In komplexeren Fällen empfiehlt sich unbedingt der Kontakt zu einem Steuerberater mit internationaler Erfahrung. Auch das Bundeszentralamt für Steuern bietet Informationen in verschiedenen Sprachen zu diesem Thema an.

4. Familienleistungen und Steuervergünstigungen in Deutschland

Deutschland bietet viele staatliche Unterstützungen und steuerliche Erleichterungen für Familien mit Kindern. Zu den bekanntesten Leistungen gehören:

Kindergeld

Das Kindergeld wird monatlich gezahlt und ist unabhängig vom Einkommen. Seit 2023 beträgt es z. B. 250 € pro Kind und Monat.

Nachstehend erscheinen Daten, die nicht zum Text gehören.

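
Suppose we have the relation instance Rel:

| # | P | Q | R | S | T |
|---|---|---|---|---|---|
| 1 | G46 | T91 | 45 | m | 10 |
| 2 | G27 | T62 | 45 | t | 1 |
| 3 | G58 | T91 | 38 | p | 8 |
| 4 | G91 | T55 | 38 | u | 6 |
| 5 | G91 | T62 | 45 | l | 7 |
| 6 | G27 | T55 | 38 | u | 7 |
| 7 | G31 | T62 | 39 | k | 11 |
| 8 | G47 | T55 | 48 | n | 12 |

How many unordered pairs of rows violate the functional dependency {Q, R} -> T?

(Q=T62, R=45): violating pairs (2,5) — 1 pair.
(Q=T55, R=38): violating pairs (4,6) — 1 pair.

2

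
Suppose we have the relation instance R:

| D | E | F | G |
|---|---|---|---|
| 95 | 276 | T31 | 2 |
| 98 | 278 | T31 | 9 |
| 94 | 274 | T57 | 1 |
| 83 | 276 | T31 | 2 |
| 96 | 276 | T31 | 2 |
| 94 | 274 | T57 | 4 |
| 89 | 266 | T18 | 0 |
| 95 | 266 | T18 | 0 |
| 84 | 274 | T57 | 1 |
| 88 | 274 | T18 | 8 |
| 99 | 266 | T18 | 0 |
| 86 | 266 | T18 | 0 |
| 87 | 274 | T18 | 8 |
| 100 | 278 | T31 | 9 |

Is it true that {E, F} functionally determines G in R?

No

(E=276, F=T31): 3 rows → G = 2, 2, 2 ✓
(E=278, F=T31): 2 rows → G = 9, 9 ✓
(E=274, F=T57): 3 rows → G takes values {1, 4} — violation
(E=266, F=T18): 4 rows → G = 0, 0, 0, 0 ✓
(E=274, F=T18): 2 rows → G = 8, 8 ✓
Two rows agree on {E, F} but differ on G, so {E, F} → G does not hold.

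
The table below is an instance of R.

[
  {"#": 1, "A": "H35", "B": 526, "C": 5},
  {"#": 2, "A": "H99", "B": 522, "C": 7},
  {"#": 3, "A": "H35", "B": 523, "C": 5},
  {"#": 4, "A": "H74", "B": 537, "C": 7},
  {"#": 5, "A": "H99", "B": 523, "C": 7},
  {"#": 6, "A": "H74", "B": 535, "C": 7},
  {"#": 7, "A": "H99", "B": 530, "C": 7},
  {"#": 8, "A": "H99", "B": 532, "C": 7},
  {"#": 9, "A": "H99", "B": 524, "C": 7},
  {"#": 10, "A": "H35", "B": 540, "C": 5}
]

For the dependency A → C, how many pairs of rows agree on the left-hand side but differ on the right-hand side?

A=H35: all 3 rows agree on C — 0 pairs.
A=H99: all 5 rows agree on C — 0 pairs.
A=H74: all 2 rows agree on C — 0 pairs.

0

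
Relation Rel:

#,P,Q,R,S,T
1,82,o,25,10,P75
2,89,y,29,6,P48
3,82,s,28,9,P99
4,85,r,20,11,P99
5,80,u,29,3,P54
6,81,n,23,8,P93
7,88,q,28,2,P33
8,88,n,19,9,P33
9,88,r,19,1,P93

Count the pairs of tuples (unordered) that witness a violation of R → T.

3

R=29: violating pairs (2,5) — 1 pair.
R=28: violating pairs (3,7) — 1 pair.
R=19: violating pairs (8,9) — 1 pair.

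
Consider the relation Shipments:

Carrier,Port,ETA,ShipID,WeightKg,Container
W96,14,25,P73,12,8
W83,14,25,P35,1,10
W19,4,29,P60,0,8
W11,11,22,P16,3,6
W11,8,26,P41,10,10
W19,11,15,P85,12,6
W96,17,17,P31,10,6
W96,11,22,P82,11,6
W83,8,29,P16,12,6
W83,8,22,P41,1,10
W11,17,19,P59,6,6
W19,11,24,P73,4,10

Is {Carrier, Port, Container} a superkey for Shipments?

Yes

All 12 rows have distinct {Carrier, Port, Container} values, so {Carrier, Port, Container} → (all attributes) holds and {Carrier, Port, Container} is a superkey.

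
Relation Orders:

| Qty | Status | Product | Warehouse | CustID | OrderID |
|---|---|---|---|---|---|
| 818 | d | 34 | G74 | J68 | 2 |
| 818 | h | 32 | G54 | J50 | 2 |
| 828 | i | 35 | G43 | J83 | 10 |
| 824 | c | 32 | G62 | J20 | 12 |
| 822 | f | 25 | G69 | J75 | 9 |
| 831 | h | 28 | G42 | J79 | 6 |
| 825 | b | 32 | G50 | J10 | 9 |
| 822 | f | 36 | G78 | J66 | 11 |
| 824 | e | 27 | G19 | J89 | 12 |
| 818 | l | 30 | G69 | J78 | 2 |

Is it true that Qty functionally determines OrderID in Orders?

Qty=818: 3 rows → OrderID = 2, 2, 2 ✓
Qty=828: 1 row → OrderID = 10 ✓
Qty=824: 2 rows → OrderID = 12, 12 ✓
Qty=822: 2 rows → OrderID takes values {9, 11} — violation
Qty=831: 1 row → OrderID = 6 ✓
Qty=825: 1 row → OrderID = 9 ✓
Two rows agree on Qty but differ on OrderID, so Qty -> OrderID does not hold.

No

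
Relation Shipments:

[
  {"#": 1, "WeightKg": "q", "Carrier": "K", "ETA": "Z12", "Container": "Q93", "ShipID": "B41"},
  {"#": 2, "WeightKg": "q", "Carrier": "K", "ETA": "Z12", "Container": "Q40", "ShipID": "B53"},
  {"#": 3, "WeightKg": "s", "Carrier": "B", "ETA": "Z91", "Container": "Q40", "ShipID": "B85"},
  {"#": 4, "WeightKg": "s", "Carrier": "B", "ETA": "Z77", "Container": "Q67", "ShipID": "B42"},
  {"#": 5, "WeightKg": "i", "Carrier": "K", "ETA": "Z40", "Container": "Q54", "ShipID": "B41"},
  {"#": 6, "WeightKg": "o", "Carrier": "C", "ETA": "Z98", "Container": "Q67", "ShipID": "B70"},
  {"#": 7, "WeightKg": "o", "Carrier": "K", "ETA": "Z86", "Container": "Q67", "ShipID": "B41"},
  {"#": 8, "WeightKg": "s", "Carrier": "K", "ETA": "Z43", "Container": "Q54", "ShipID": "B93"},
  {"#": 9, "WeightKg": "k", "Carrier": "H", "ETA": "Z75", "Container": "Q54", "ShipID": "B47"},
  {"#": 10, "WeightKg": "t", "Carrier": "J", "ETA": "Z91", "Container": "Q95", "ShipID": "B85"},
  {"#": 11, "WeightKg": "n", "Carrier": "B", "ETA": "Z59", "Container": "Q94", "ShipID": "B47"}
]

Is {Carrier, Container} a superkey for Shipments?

Rows 5 and 8 have the same {Carrier, Container} value (Carrier=K, Container=Q54) but are distinct tuples, so {Carrier, Container} does not determine every attribute — not a superkey.

No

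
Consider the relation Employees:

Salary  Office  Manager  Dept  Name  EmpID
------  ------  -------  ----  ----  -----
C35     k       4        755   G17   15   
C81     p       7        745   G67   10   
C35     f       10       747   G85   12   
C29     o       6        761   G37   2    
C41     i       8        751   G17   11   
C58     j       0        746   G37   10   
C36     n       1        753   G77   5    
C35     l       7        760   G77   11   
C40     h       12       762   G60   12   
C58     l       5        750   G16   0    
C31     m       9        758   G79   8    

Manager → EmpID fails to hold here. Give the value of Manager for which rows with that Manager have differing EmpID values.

Manager=4: 1 row → EmpID = 15 ✓
Manager=7: 2 rows → EmpID takes values {10, 11} — violation
Manager=10: 1 row → EmpID = 12 ✓
Manager=6: 1 row → EmpID = 2 ✓
Manager=8: 1 row → EmpID = 11 ✓
Manager=0: 1 row → EmpID = 10 ✓
Manager=1: 1 row → EmpID = 5 ✓
Manager=12: 1 row → EmpID = 12 ✓
Manager=5: 1 row → EmpID = 0 ✓
Manager=9: 1 row → EmpID = 8 ✓
The only Manager value with inconsistent EmpID is Manager=7.

7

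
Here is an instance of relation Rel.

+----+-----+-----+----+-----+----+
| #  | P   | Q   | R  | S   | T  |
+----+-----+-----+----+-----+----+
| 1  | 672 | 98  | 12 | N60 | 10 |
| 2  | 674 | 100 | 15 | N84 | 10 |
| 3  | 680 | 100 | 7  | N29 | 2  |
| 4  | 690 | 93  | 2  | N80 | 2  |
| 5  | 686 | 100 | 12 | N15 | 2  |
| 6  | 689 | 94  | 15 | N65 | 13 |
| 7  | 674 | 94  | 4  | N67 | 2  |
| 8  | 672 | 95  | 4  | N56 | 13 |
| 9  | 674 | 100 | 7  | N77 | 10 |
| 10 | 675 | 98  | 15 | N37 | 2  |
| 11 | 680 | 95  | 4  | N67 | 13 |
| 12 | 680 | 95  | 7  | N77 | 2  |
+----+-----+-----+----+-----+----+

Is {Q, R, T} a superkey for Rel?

No

Rows 8 and 11 have the same {Q, R, T} value (Q=95, R=4, T=13) but are distinct tuples, so {Q, R, T} does not determine every attribute — not a superkey.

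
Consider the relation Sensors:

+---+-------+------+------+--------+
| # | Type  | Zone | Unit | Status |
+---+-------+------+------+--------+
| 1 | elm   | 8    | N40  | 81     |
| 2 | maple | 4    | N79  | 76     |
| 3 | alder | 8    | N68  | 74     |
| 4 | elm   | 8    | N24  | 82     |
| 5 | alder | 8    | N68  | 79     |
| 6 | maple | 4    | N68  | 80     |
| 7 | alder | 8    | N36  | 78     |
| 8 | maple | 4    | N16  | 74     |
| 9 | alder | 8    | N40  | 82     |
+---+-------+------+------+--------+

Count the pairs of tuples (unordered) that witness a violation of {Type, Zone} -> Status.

10

(Type=elm, Zone=8): violating pairs (1,4) — 1 pair.
(Type=maple, Zone=4): violating pairs (2,6), (2,8), (6,8) — 3 pairs.
(Type=alder, Zone=8): violating pairs (3,5), (3,7), (3,9), (5,7), (5,9), (7,9) — 6 pairs.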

Es wird in der Regel bis zum 18. Lebensjahr gezahlt – bei Ausbildung oder Studium auch länger.

Kinderfreibetrag

Der Kinderfreibetrag ist ein steuerlicher Vorteil für Eltern mit höherem Einkommen. Das Finanzamt prüft im Rahmen der Steuererklärung automatisch, ob das Kindergeld oder der Freibetrag für dich günstiger ist (sog. Günstigerprüfung).

Elterngeld und ElterngeldPlus

Nach der Geburt eines Kindes können Eltern Elterngeld beantragen, um Einkommensverluste durch Elternzeit auszugleichen. Das Basiselterngeld wird bis zu 14 Monate gezahlt, das ElterngeldPlus ermöglicht eine Verlängerung bei Teilzeitarbeit. Der Partnerschaftsbonus belohnt gemeinsame Teilzeit.

Weitere steuerliche Vorteile:

  • Betreuungskosten (z. B. für Kita oder Tagesmutter) sind zu zwei Dritteln von der Steuer absetzbar.

  • Haushaltsnahe Dienstleistungen wie Reinigung oder Gartenarbeit können steuerlich geltend gemacht werden.

  • Entlastungsbetrag für Alleinerziehende: Alleinerziehende erhalten einen zusätzlichen Freibetrag von über 4.000 €, um ihre finanzielle Situation zu entlasten.

Diese Vergünstigungen machen einen großen Unterschied – viele Familien sparen dadurch jährlich mehrere Tausend Euro. Wichtig ist, die Fristen und Anträge genau zu beachten, denn manche Leistungen sind rückwirkend nur begrenzt beantragbar.

5. Die Vorteile der Zusammenarbeit mit einem Steuerberater

Ein Steuerberater ist nicht nur bei komplexen Steuerfragen ein wertvoller Ansprechpartner, sondern kann auch helfen, Steuerersparnisse zu erkennen, rechtliche Fehler zu vermeiden und langfristig finanzielle Strategien zu entwickeln.

Besonders wichtig ist ein Steuerberater für:

  • Selbstständige und Freelancer

  • Personen mit Vermietung und Verpachtung

  • Personen mit internationalen Einkünften oder Wohnsitz im Ausland

  • Familien mit komplexen Einkommensverhältnissen

Ein erfahrener Berater kennt alle relevanten Regelungen und kann dir helfen, rechtzeitig Rücklagen für Steuern zu bilden, Förderungen zu beantragen oder Investitionen steuerlich sinnvoll zu planen. Viele Kanzleien bieten mittlerweile digitale Beratung an – inklusive Cloud-Buchhaltung, sicheren Dokumentenuploads und Videoterminen.

Die Kosten für den Steuerberater richten sich nach der Steuerberatervergütungsverordnung (StBVV), sind aber als Betriebsausgaben oder Sonderausgaben steuerlich absetzbar. Ein guter Steuerberater kann dir nicht nur viel Arbeit abnehmen, sondern oft auch bares Geld sparen.

Tipp: Nutze die Möglichkeit einer einmaligen Jahresberatung – selbst eine Stunde kann helfen, rechtzeitig Maßnahmen zu treffen und Probleme zu vermeiden. Besonders bei geplanten Auslandsaufenthalten, Immobilienkäufen oder Unternehmensgründungen ist das ratsam.